If I can modify a quote from a prominent CISO — data security is more than a matter of IT. In the modern era of cloud computing, your data is dynamic, constantly moving around, shared, and flowing in and out of your organization. So, in all likelihood, there is always a chance that your data is likely to be breached. It is not a question of if but when.
What should organizations focus on?
As we are talking about Microsoft 365, let us look at the two native options that customers have for protecting their critical data — data classification and protection, or what is popularly referred to as Data Loss Prevention (DLP), and Advanced Threat Protection (ATP), which offers a combination of rule-based and a smattering of machine learning tools to protect data residing in your Exchange Online, SharePoint, OneDrive, or Teams. from inbound attacks.

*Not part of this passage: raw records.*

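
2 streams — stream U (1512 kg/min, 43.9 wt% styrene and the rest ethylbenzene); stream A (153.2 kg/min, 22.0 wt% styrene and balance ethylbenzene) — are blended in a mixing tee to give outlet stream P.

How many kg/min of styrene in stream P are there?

styrene out = styrene in = 1512×0.439 + 153.2×0.220 = 697.47 kg/min.

697.5 kg/min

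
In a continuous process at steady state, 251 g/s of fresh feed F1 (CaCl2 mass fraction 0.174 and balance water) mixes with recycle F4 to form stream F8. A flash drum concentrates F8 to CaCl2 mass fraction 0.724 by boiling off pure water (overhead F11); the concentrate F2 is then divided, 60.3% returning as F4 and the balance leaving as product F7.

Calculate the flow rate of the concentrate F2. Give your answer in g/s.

Overall CaCl2 balance (none leaves overhead): CaCl2 in fresh feed = CaCl2 in product, i.e. 251×0.174 = (1−0.603)·F2·0.724.
F2 = 43.674/(0.724×0.397) = 151.95 g/s.

151.9 g/s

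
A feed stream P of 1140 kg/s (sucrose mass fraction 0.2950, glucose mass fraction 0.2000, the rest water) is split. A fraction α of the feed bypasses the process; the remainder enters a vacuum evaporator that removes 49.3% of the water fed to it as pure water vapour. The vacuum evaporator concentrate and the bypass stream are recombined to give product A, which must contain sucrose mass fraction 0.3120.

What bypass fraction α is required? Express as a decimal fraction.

All 1140×0.295 = 336.3 kg/s of sucrose reaches A, so A = 336.3/0.312 = 1077.9 kg/s and vapour = 62.115 kg/s.
The evaporator receives (1−α)·1140 of feed at 0.505 water and removes 0.493 of that water:
0.493×0.505×(1−α)×1140 = 62.115
(1−α) = 62.115/283.82 = 0.2189;  α = 0.7811.

0.781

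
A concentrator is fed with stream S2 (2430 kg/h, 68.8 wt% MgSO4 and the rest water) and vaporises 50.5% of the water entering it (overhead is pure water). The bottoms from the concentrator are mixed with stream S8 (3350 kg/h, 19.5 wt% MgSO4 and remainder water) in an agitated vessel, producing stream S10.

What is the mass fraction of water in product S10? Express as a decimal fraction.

0.569

Vapour removed = 0.505×0.312×2430 = 382.87 kg/h; concentrate = 2047.1 kg/h.
water reaching the mixer = 375.29 (from concentrate) + 3350×0.805 = 3072 kg/h.
Product flow = 2047.1 + 3350 = 5397.1 kg/h; water fraction = 0.569.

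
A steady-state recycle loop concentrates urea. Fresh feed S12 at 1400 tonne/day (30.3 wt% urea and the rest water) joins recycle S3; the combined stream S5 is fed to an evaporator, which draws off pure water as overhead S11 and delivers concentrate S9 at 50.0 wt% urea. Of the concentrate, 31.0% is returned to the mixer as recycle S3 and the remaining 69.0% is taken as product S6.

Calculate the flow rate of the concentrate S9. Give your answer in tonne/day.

1230 tonne/day

Overall urea balance (none leaves overhead): urea in fresh feed = urea in product, i.e. 1400×0.303 = (1−0.310)·S9·0.500.
S9 = 424.2/(0.500×0.690) = 1229.6 tonne/day.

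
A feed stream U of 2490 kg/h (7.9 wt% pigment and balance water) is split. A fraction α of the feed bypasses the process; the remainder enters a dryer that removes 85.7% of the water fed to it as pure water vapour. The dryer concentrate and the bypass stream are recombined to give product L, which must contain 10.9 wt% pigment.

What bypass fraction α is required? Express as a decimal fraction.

0.651

All 2490×0.079 = 196.71 kg/h of pigment reaches L, so L = 196.71/0.109 = 1804.7 kg/h and vapour = 685.32 kg/h.
The evaporator receives (1−α)·2490 of feed at 0.921 water and removes 0.857 of that water:
0.857×0.921×(1−α)×2490 = 685.32
(1−α) = 685.32/1965.3 = 0.3487;  α = 0.6513.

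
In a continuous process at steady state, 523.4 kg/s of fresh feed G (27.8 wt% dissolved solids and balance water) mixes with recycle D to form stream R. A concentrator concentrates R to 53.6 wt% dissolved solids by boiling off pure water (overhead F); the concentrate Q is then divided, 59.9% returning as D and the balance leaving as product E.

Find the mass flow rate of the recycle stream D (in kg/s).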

Neither of these is new, nor were they designed for the cloud. They originated from the days when Microsoft predominantly operated behind a firewall and have been repurposed to fit the cloud environment. Circling back to the earlier question of foolproof protection, there are enough examples out there to demonstrate that these are not. So what is missing in Microsoft 365 data protection?
No guarantees for data recovery
One of the common misconceptions among Microsoft 365 customers is that Microsoft is responsible for protecting their data in the event of a breach. I invite them to go through the Microsoft SLAs for each of the applications that make up the Microsoft 365 service. You will notice that the SLA and the service credit clauses are centered around service availability and not for data loss in the event of a breach or accidental deletions. More interesting still, Microsoft does not offer any recourse to recovering your lost data. So, a key question that organizations need to ask themselves is, “If I lose my data, is there a way to recover it?”